Measurement is a significant part of performance improvement in all types of companies because it allows tracking progress on strategy implementation. True Coop Community Bank’s current strategy is to balance profits and growth, provide high-quality service, and acquire a larger customer base. The application of this strategy requires linking it with operational outcomes. The balanced scorecard is a system for strategic planning and management that helps to communicate business objectives across the company, align daily work with long-term strategic goals, and measure the company’s progress over time. The measures included in the balanced scorecard target various areas of business functioning, thus ensuring a comprehensive view of performance.
To categorize the measures into the four BSC perspectives, it is crucial to understand the relationship between different outcomes. Table 1 shows the measures used by True Coop Community Bank, divided into four perspectives: financial, customer, internal business, and learning and growth. Financial measures to be used for True Coop Community Bank are outstanding loan balances, deposit balances, and non-interest income.
These measures represent the financial performance of the bank because they reflect its profitability and stability. For example, a growth in deposit balances means that more customers choose to trust the bank with their funds, whereas outstanding loan balances are essential for interest-related income. Non-interest income growth is also crucial to TCCB because it represents the income learned from service fees and the bank’s products. Growing non-interest income would mean that the company is moving in the right direction with its current strategy. Thus, each of the three financial measures aligns with the bank’s strategy since they reflect profits and resources that could impact earnings in the future.

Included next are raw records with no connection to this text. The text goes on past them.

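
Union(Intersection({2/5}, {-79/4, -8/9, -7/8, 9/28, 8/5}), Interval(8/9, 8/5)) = Interval(8/9, 8/5)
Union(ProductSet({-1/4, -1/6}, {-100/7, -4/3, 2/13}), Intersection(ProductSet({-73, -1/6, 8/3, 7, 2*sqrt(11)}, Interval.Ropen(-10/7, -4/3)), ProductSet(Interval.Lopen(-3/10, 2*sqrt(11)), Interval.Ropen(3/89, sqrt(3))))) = ProductSet({-1/4, -1/6}, {-100/7, -4/3, 2/13})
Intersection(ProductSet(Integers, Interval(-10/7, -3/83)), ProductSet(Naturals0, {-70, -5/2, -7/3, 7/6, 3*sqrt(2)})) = EmptySet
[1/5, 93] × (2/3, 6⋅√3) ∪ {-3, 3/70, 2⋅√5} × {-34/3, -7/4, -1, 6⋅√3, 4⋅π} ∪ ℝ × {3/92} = (ℝ × {3/92}) ∪ ([1/5, 93] × (2/3, 6⋅√3)) ∪ ({-3, 3/70, 2⋅√5} × {-34/3, -7/4, -1, 6⋅√3, 4⋅π})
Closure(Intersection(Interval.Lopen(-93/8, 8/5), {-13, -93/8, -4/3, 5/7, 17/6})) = {-4/3, 5/7}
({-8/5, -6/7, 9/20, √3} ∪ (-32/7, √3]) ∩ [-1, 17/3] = [-1, √3]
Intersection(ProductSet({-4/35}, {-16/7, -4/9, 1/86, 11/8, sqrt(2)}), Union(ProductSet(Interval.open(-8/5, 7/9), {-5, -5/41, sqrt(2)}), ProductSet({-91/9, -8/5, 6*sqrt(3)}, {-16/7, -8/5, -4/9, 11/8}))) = ProductSet({-4/35}, {sqrt(2)})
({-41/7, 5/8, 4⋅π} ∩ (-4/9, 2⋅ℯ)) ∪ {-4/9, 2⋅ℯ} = {-4/9, 5/8, 2⋅ℯ}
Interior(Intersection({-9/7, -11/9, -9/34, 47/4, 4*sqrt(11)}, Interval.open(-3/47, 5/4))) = EmptySet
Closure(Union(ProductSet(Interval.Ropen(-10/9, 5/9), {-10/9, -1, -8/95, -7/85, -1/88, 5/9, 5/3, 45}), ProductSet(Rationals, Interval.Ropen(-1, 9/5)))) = Union(ProductSet(Interval(-10/9, 5/9), {-10/9, -1, -8/95, -7/85, -1/88, 5/9, 5/3, 45}), ProductSet(Reals, Interval(-1, 9/5)))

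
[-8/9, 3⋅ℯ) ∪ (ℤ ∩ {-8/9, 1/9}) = [-8/9, 3⋅ℯ)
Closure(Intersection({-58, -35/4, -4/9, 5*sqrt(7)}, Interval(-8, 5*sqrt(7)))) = {-4/9, 5*sqrt(7)}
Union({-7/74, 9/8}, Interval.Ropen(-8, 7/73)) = Union({9/8}, Interval.Ropen(-8, 7/73))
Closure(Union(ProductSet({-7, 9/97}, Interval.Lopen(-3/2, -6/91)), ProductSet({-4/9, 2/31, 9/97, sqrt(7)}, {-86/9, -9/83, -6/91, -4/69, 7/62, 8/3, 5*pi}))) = Union(ProductSet({-7, 9/97}, Interval(-3/2, -6/91)), ProductSet({-4/9, 2/31, 9/97, sqrt(7)}, {-86/9, -9/83, -6/91, -4/69, 7/62, 8/3, 5*pi}))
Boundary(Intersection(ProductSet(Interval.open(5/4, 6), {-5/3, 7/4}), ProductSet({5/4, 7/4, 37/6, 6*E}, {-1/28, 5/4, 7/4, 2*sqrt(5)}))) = ProductSet({7/4}, {7/4})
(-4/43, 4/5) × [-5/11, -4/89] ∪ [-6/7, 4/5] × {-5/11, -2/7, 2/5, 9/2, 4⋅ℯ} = ((-4/43, 4/5) × [-5/11, -4/89]) ∪ ([-6/7, 4/5] × {-5/11, -2/7, 2/5, 9/2, 4⋅ℯ})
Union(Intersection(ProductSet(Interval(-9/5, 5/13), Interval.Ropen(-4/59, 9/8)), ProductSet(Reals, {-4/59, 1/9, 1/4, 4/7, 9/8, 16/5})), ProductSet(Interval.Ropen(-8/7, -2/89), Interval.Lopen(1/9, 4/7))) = Union(ProductSet(Interval(-9/5, 5/13), {-4/59, 1/9, 1/4, 4/7}), ProductSet(Interval.Ropen(-8/7, -2/89), Interval.Lopen(1/9, 4/7)))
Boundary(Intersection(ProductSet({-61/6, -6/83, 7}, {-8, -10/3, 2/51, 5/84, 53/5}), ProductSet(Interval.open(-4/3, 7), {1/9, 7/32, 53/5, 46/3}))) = ProductSet({-6/83}, {53/5})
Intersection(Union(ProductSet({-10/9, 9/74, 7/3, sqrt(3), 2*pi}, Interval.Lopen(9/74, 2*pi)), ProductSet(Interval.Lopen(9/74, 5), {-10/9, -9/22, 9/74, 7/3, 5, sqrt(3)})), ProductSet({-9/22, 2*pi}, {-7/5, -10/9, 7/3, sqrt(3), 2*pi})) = ProductSet({2*pi}, {7/3, sqrt(3), 2*pi})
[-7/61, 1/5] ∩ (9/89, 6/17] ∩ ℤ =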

Table 1. BSC Perspectives and Measures.
With regard to customer measures, TCCB can utilize a variety of indicators as part of the BSC. These include the number of products per customer, the number of new customers, new loans created, new accounts, customer satisfaction, and customer retention. Each of these measures contributes to TCCB’s strategy implementation in terms of increasing customer base and providing high-quality service. The number of products per customer, customer satisfaction, and customer retention show whether or not customers see value in being clients of TCCB, and ensuring high performance in these aspects helps to improve the customer base. Measures relating to new customers, such as the number of new customers, new loans created, and new accounts, reflect the attractiveness of the bank to new clients and its growth in the market.
Internal business measures can be seen as facilitators that help companies to achieve the target financial and customer indicators. In the present case, relevant internal measures include processes that contribute to customer retention and new customer acquisition, as well as to the utilization of TCCB’s products by customers. Thus, sales calls to potential customers, thank-you calls or cards to customers, new product introductions, cross-sells, and referrals. Sales calls to potential customers and new product introductions can attract new clients to the bank, whereas thank-you calls and cards help to form lasting relationships and retain them. Cross-sells and referrals, in turn, relate to the utilization of the bank’s services. Thus, these internal business measures relate to the strategy by influencing customer indicators.
Finally, learning and growth activities facilitate excellence in internal business activities and allow growing indicators from the previous group. Here, employee training hours are crucial to provide excellent service and increase product utilization by customers. Employee turnover is also essential since it affects employees’ level of experience with the bank and its products. Finally, employee satisfaction makes employees more motivated and committed to achieving internal business goals. In this way, there are evident links between the BSC measures and TCCB’s strategy, as well as between different categories of measures.
Cause-and-effect chains help to present these relationships in an easy-to-understand form. Figure 1 shows how employee satisfaction impacts TCCB’s financial results. When employee satisfaction grows, employees score higher on motivation, morale, and commitment. This makes them more active in their daily work, thus increasing the number of sales calls, cross-sells, and referrals. As a result, potential and existing customers become more aware of TCCB products and services and purchase more of them, thus growing the number of new customers and customer retention rate. Both of these customer indicators contribute to deposit balances, non-interest income, and outstanding loan balances.
Figure 2 shows how these financial indicators are connected to employee turnover. When turnover is low, employees have better product and service knowledge and commitment. This means that they can provide more information to clients and suggest products fitting clients’ needs, thus using a personalized approach. The number of successful sales calls, cross-sells, referrals, and new product introductions grows, increasing the number of new customers, retained customers, and products per customer. Therefore, loan, deposit balance, and non-interest income grow.
Overall, the balanced scorecard offers a helpful method for tracking performance and progress over time. Since the measures are aligned with company strategy, managers can relate daily performance management activities to long-term growth and success. Understanding the relationships between different BSC categories and measures helps to anticipate the effect of various improvement efforts and prioritize the tasks and activities that contribute to the company’s strategy. In TCCB’s case, the balanced scorecard would be useful in balancing various strategic objectives and integrating them in performance measurement and management activities.